Kiwam potwierdzająco głową.
- Pamiętaj, że wszystko można zacząć od nowa. Jutro jest zawsze świeże i wolne od błędów- wypowiadam poważnie, unosząc kieliszek z szampanem ku górze. Ami powtarza gest, energicznie zgadzając się z moimi słowami.
- Czekaj, czekaj - przerywa by spojrzeć na mnie badawczo - Skąd u Ciebie tyle mądrości życiowej, przyjaciółko?
- Od kiedy ściągnęłam Tumbrl’a, moja droga. Swoją drogą polecam. Czasami warto trochę powkładać sobie mądrych tekstów do głowy. 

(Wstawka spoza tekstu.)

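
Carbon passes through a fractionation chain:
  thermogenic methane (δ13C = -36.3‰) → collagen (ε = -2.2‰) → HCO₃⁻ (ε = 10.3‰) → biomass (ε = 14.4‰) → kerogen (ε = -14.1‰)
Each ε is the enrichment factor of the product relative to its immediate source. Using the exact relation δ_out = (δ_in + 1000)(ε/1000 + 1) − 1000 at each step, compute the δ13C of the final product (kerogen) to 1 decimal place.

step 1: δ = (-36.30 + 1000)·(-2.2/1000 + 1) − 1000 = -38.42‰
step 2: δ = (-38.42 + 1000)·(10.3/1000 + 1) − 1000 = -28.52‰
step 3: δ = (-28.52 + 1000)·(14.4/1000 + 1) − 1000 = -14.53‰
step 4: δ = (-14.53 + 1000)·(-14.1/1000 + 1) − 1000 = -28.42‰

-28.4‰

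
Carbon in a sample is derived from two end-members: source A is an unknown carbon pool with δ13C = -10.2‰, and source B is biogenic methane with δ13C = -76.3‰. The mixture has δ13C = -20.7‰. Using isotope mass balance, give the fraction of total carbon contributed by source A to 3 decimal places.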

- Mi wystarczy "Buszujący w zbożu". Wiesz, mam jakieś dziwne przeczucie, że z tą książką będzie wiązało się coś ważnego w moim życiu.
Kiedy wypowiada te słowa, patrzę na nią jak na wariatkę.
Jeśli skończy jak zabójca John'a Lennona - naprawdę będę jej współczuć.

Ale jeśli czuje coś takiego, a nie innego. Wierzę jej. Wierzę, że coś się niedługo zmieni.